Almost exactly a year ago, a very close relative of mine had to be briefly admitted into the NYU Medical Center. For a week or two, I found myself regularly visiting the "First Avenue Medical Corridor" wherein large portions of the NYC medical community are situated, only to invariably get lost within the vast confines of the complex facility that my family member was staying in. On my way home each time, I'd walk downtown on First Avenue, always passing by the fearsome, imposing and seemingly rotting edifice of the fabled Bellevue Psychiatric Building. As I peered into its filthy, forbidding windows, I would almost shudder.

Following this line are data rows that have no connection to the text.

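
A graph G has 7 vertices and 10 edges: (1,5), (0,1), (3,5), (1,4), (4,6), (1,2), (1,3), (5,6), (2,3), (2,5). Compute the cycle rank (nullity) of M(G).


Cycle rank (nullity) = |E| - r(M) = |E| - (|V| - c).
|E| = 10, |V| = 7, c = 1.
Nullity = 10 - (7 - 1) = 10 - 6 = 4.

4


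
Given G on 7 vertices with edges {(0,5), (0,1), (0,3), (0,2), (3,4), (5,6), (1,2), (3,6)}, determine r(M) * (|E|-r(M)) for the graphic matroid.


r(M) = |V| - c = 7 - 1 = 6.
nullity = |E| - r(M) = 8 - 6 = 2.
Product = 6 * 2 = 12.

12


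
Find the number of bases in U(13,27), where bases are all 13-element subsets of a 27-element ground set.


Bases of U(13,27) are all 13-element subsets of the 27-element ground set.
Number of bases = C(27,13).
C(27,13) = 20058300.

20058300


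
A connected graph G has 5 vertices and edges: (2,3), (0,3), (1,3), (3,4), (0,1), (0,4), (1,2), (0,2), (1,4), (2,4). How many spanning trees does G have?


By Kirchhoff's matrix tree theorem, the number of spanning trees equals
the determinant of any cofactor of the Laplacian matrix L.
G has 5 vertices and 10 edges.
Computing the (4 x 4) cofactor determinant gives 125.

125


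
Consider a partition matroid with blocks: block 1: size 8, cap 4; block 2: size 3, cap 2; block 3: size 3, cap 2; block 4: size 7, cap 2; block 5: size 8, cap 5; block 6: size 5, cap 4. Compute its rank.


Rank of a partition matroid = sum of min(|Si|, ci) for each block.
= min(8,4) + min(3,2) + min(3,2) + min(7,2) + min(8,5) + min(5,4)
= 4 + 2 + 2 + 2 + 5 + 4
= 19.

19


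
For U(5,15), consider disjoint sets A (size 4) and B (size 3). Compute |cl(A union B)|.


|A union B| = 4 + 3 = 7 (disjoint).
In U(5,15), cl(S) = S if |S| < 5, else cl(S) = E.
Since 7 >= 5, cl(A union B) = E.
|cl(A union B)| = 15.

15


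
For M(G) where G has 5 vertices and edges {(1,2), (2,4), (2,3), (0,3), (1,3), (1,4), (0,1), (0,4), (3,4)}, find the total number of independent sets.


An independent set in a graphic matroid is an acyclic edge subset.
G has 5 vertices and 9 edges.
Enumerate all 2^9 = 512 subsets, checking for acyclicity.
Total independent sets = 198.

198


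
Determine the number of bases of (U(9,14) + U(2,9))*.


(M1+M2)* = M1* + M2*.
M1* = U(5,14), bases: C(14,5) = 2002.
M2* = U(7,9), bases: C(9,7) = 36.
|B(M*)| = 2002 * 36 = 72072.

72072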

It's a creepily captivating place, and looks precisely what you'd imagine an age-old, underfunded asylum for the criminally insane turned massive homeless shelter should look like. I snapped these photographs one fittingly gloomy afternoon, and its spooky aura still completely translates. It looks like an impenetrable fortress of unspeakable, endless suffering. So imagine my surprise to read this item from The Observer (passed along by Vanishing New York) that the City is looking to tranform this inarguably haunted stronghold of insanity into a plush hotel. Seriously, even if they cleaned the place up and slapped on a new coat of paint (and fumagated it and took down all the bars and scrubbed all the mysterious stains off the floors), would you want to spend a night in the place??
Not unless they performed a damn exorcism first, I wouldn't.